Cette mort de Théodoric, à deux cents lieues de son pays, était un grand événement pour les Goths, dont les rois étaient électifs, quoique pris au sein de la même famille. Le jeune Théodoric, il est vrai, avait consenti sans difficulté à la proclamation de son frère Thorismond ; mais les quatre frères restés à Toulouse reconnaîtraient-ils aussi aisément un choix qui n’émanait que de l’armée ? Maîtres du gouvernement, maîtres du trésor de leur père, ne chercheraient-ils pas à se créer un parti, à soulever la multitude, à s’emparer de la royauté : chose assez facile, conforme d’ailleurs aux habitudes des Visigoths et au caractère particulier de jeunes princes que l’on savait ambitieux et hardis ? Il y avait plus d’une révolte au fond de ce trésor du roi défunt, qui n’était pas autre que celui d’Alaric, et renfermait les plus riches dépouilles de Rome et de la Grèce.

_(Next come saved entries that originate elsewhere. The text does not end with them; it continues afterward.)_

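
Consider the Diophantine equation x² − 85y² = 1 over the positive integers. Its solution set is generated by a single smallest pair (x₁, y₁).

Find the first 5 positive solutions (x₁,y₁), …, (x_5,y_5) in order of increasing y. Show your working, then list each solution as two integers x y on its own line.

285769 30996
163327842721 17715391848
93348068572789129 10125019625991228
53351968415791425367681 5786833466982059076816
30492677324331251603220874249 3307395226041867061019271780

[9; 4,1,1,4,18] for √85; ℓ=5 ⇒ convergent index 9
i=0: a=9 ⇒ p=9, q=1
i=1: a=4 ⇒ p=37, q=4
i=2: a=1 ⇒ p=46, q=5
…
i=4: a=4 ⇒ p=378, q=41
i=5: a=18 ⇒ p=6887, q=747
i=6: a=4 ⇒ p=27926, q=3029
i=7: a=1 ⇒ p=34813, q=3776
i=8: a=1 ⇒ p=62739, q=6805
i=9: a=4 ⇒ p=285769, q=30996
fundamental: x₁=285769, y₁=30996  (since 81663921361 − 85·960752016 = 1)
n=2: (285769,30996)∘(285769,30996) = (285769·285769+85·30996·30996, 285769·30996+30996·285769) = (163327842721,17715391848)
n=3: (163327842721,17715391848)∘(285769,30996) = (285769·163327842721+85·30996·17715391848, 285769·17715391848+30996·163327842721) = (93348068572789129,10125019625991228)
n=4: (93348068572789129,10125019625991228)∘(285769,30996) = (285769·93348068572789129+85·30996·10125019625991228, 285769·10125019625991228+30996·93348068572789129) = (53351968415791425367681,5786833466982059076816)
n=5: (53351968415791425367681,5786833466982059076816)∘(285769,30996) = (285769·53351968415791425367681+85·30996·5786833466982059076816, 285769·5786833466982059076816+30996·53351968415791425367681) = (30492677324331251603220874249,3307395226041867061019271780)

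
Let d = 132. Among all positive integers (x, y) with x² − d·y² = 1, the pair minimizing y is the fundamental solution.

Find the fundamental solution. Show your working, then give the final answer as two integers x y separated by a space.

23 2

d=132: √d = [11; 2,22] (ℓ=2, even), read p_1/q_1
i=0: a=11 ⇒ p=11, q=1
i=1: a=2 ⇒ p=23, q=2
fundamental: x₁=23, y₁=2  (since 529 − 132·4 = 1)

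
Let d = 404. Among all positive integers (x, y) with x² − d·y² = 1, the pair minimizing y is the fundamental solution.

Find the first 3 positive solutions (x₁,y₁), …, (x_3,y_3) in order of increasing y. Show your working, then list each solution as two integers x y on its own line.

[20; 10,40] for √404; ℓ=2 ⇒ convergent index 1
k=0  a_k=20  p_k/q_k = 20/1
k=1  a_k=10  p_k/q_k = 201/10
(x₁, y₁) = (201, 10);  201² − 404·10² = 1 ✓
(201+10√404)^2 = 80801 + 4020√404
(201+10√404)^3 = 32481801 + 1616030√404

201 10
80801 4020
32481801 1616030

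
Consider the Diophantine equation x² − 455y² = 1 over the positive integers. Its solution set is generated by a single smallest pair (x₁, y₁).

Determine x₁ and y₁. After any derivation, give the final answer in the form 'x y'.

64 3

√455 = [21; 3,42, …], period ℓ=2 (even) → k=1
k=0  a_k=21  p_k/q_k = 21/1
k=1  a_k=3  p_k/q_k = 64/3
→ (64, 3).  Check: 64²=4096, 455·3²=4095, difference 1.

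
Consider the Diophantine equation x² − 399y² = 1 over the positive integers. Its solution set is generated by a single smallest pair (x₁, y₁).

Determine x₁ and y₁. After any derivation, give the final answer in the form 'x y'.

20 1

[19; 1,38] for √399; ℓ=2 ⇒ convergent index 1
a_0=19:  p_0=19·1+0=19,  q_0=19·0+1=1
a_1=1:  p_1=1·19+1=20,  q_1=1·1+0=1
→ (20, 1).  Check: 20²=400, 399·1²=399, difference 1.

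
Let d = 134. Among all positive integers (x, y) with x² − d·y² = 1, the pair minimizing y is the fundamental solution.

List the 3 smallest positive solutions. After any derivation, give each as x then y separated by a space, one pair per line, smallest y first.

√134 = [11; 1,1,2,1,3,…,1,1,22, …], period ℓ=14 (even) → k=13
a_0=11:  p_0=11·1+0=11,  q_0=11·0+1=1
…
a_2=1:  p_2=1·12+11=23,  q_2=1·1+1=2
a_3=2:  p_3=2·23+12=58,  q_3=2·2+1=5
…
a_6=1:  p_6=1·301+81=382,  q_6=1·26+7=33
a_7=10:  p_7=10·382+301=4121,  q_7=10·33+26=356
a_8=1:  p_8=1·4121+382=4503,  q_8=1·356+33=389
a_9=3:  p_9=3·4503+4121=17630,  q_9=3·389+356=1523
a_10=1:  p_10=1·17630+4503=22133,  q_10=1·1523+389=1912
…
a_12=1:  p_12=1·61896+22133=84029,  q_12=1·5347+1912=7259
a_13=1:  p_13=1·84029+61896=145925,  q_13=1·7259+5347=12606
(x₁, y₁) = (145925, 12606);  145925² − 134·12606² = 1 ✓
(x_2, y_2) = (145925·145925 + 134·12606·12606, 145925·12606 + 12606·145925) = (42588211249, 3679061100)
(x_3, y_3) = (145925·42588211249 + 134·12606·3679061100, 145925·3679061100 + 12606·42588211249) = (12429369452874725, 1073733982022394)

145925 12606
42588211249 3679061100
12429369452874725 1073733982022394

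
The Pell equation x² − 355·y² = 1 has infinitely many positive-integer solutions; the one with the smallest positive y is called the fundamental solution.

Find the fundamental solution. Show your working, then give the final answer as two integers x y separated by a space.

√355 → a₀=18, period (1,5,3,3,1,6,1,3,3,5,1,36); ℓ=12 even so k=11
step 0: (18, 1)  from 18·(1,0) + (0,1)
step 1: (19, 1)  from 1·(18,1) + (1,0)
step 2: (113, 6)  from 5·(19,1) + (18,1)
step 3: (358, 19)  from 3·(113,6) + (19,1)
step 4: (1187, 63)  from 3·(358,19) + (113,6)
step 5: (1545, 82)  from 1·(1187,63) + (358,19)
…
step 7: (12002, 637)  from 1·(10457,555) + (1545,82)
step 8: (46463, 2466)  from 3·(12002,637) + (10457,555)
step 9: (151391, 8035)  from 3·(46463,2466) + (12002,637)
step 10: (803418, 42641)  from 5·(151391,8035) + (46463,2466)
step 11: (954809, 50676)  from 1·(803418,42641) + (151391,8035)
fundamental: x₁=954809, y₁=50676  (since 911660226481 − 355·2568056976 = 1)

954809 50676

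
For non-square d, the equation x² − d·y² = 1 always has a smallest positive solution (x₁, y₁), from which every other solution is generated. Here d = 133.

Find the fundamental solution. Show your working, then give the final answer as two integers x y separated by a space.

2588599 224460

[11; 1,1,7,5,1,…,1,1,22] for √133; ℓ=16 ⇒ convergent index 15
i=0: a=11 ⇒ p=11, q=1
…
i=3: a=7 ⇒ p=173, q=15
…
i=5: a=1 ⇒ p=1061, q=92
i=6: a=1 ⇒ p=1949, q=169
i=7: a=1 ⇒ p=3010, q=261
…
i=9: a=1 ⇒ p=10979, q=952
i=10: a=1 ⇒ p=18948, q=1643
…
i=13: a=7 ⇒ p=1210008, q=104921
i=14: a=1 ⇒ p=1378591, q=119539
i=15: a=1 ⇒ p=2588599, q=224460
fundamental: x₁=2588599, y₁=224460  (since 6700844782801 − 133·50382291600 = 1)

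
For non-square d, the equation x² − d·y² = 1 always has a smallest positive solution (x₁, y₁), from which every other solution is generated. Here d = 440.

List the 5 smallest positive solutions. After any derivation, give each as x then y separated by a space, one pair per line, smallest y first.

√440 → a₀=20, period (1,40); ℓ=2 even so k=1
step 0: (20, 1)  from 20·(1,0) + (0,1)
step 1: (21, 1)  from 1·(20,1) + (1,0)
→ (21, 1).  Check: 21²=441, 440·1²=440, difference 1.
(x_2, y_2) = (21·21 + 440·1·1, 21·1 + 1·21) = (881, 42)
(x_3, y_3) = (21·881 + 440·1·42, 21·42 + 1·881) = (36981, 1763)
(x_4, y_4) = (21·36981 + 440·1·1763, 21·1763 + 1·36981) = (1552321, 74004)
(x_5, y_5) = (21·1552321 + 440·1·74004, 21·74004 + 1·1552321) = (65160501, 3106405)

21 1
881 42
36981 1763
1552321 74004
65160501 3106405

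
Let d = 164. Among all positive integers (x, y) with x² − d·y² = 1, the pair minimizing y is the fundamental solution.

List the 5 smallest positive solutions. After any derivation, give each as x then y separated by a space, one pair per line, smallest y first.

√164 = [12; 1,4,6,4,1,24, …], period ℓ=6 (even) → k=5
k=0  a_k=12  p_k/q_k = 12/1
…
k=3  a_k=6  p_k/q_k = 397/31
k=4  a_k=4  p_k/q_k = 1652/129
k=5  a_k=1  p_k/q_k = 2049/160
fundamental: x₁=2049, y₁=160  (since 4198401 − 164·25600 = 1)
k=2:  x_2 = 2049·2049+164·160·160 = 8396801,  y_2 = 2049·160+160·2049 = 655680
k=3:  x_3 = 2049·8396801+164·160·655680 = 34410088449,  y_3 = 2049·655680+160·8396801 = 2686976480
k=4:  x_4 = 2049·34410088449+164·160·2686976480 = 141012534067201,  y_4 = 2049·2686976480+160·34410088449 = 11011228959360
k=5:  x_5 = 2049·141012534067201+164·160·11011228959360 = 577869330197301249,  y_5 = 2049·11011228959360+160·141012534067201 = 45124013588480800

2049 160
8396801 655680
34410088449 2686976480
141012534067201 11011228959360
577869330197301249 45124013588480800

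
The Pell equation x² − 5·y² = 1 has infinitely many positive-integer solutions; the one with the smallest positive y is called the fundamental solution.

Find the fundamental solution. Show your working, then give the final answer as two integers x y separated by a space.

[2; 4] for √5; ℓ=1 ⇒ convergent index 1
step 0: (2, 1)  from 2·(1,0) + (0,1)
step 1: (9, 4)  from 4·(2,1) + (1,0)
→ (9, 4).  Check: 9²=81, 5·4²=80, difference 1.

9 4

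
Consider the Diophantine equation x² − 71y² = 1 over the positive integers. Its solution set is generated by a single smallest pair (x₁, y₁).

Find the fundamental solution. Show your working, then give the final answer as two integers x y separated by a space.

3480 413

√71 → a₀=8, period (2,2,1,7,1,2,2,16); ℓ=8 even so k=7
a_0=8:  p_0=8·1+0=8,  q_0=8·0+1=1
a_1=2:  p_1=2·8+1=17,  q_1=2·1+0=2
a_2=2:  p_2=2·17+8=42,  q_2=2·2+1=5
a_3=1:  p_3=1·42+17=59,  q_3=1·5+2=7
…
a_5=1:  p_5=1·455+59=514,  q_5=1·54+7=61
a_6=2:  p_6=2·514+455=1483,  q_6=2·61+54=176
a_7=2:  p_7=2·1483+514=3480,  q_7=2·176+61=413
fundamental: x₁=3480, y₁=413  (since 12110400 − 71·170569 = 1)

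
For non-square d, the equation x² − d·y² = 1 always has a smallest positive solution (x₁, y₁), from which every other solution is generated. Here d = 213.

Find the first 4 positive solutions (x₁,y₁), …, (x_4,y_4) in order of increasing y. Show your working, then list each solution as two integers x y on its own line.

194399 13320
75581942401 5178789360
29386108041429599 2013502945575960
11425260034216163289601 782845918228863306720

√213 → a₀=14, period (1,1,2,6,1,8,1,6,2,1,1,28); ℓ=12 even so k=11
a_0=14:  p_0=14·1+0=14,  q_0=14·0+1=1
a_1=1:  p_1=1·14+1=15,  q_1=1·1+0=1
a_2=1:  p_2=1·15+14=29,  q_2=1·1+1=2
a_3=2:  p_3=2·29+15=73,  q_3=2·2+1=5
a_4=6:  p_4=6·73+29=467,  q_4=6·5+2=32
a_5=1:  p_5=1·467+73=540,  q_5=1·32+5=37
…
a_7=1:  p_7=1·4787+540=5327,  q_7=1·328+37=365
a_8=6:  p_8=6·5327+4787=36749,  q_8=6·365+328=2518
a_9=2:  p_9=2·36749+5327=78825,  q_9=2·2518+365=5401
a_10=1:  p_10=1·78825+36749=115574,  q_10=1·5401+2518=7919
a_11=1:  p_11=1·115574+78825=194399,  q_11=1·7919+5401=13320
(x₁, y₁) = (194399, 13320);  194399² − 213·13320² = 1 ✓
(194399+13320√213)^2 = 75581942401 + 5178789360√213
(194399+13320√213)^3 = 29386108041429599 + 2013502945575960√213
(194399+13320√213)^4 = 11425260034216163289601 + 782845918228863306720√213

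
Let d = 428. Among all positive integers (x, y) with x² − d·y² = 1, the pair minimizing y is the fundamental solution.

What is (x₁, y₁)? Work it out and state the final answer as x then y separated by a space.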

Thorismond, rongé d’inquiétudes, eût voulu déjà être à Toulouse, afin de prévenir ou de contenir ses frères ; mais la honte le retenait près d’Aëtius. Il alla donc trouver le Patrice, dont l’âge et la mûre prudence sauraient le conseiller, disait-il, et, au nom de son père Théodoric, dont il voulait venger la mort, il proposa de livrer l’assaut au camp des Huns.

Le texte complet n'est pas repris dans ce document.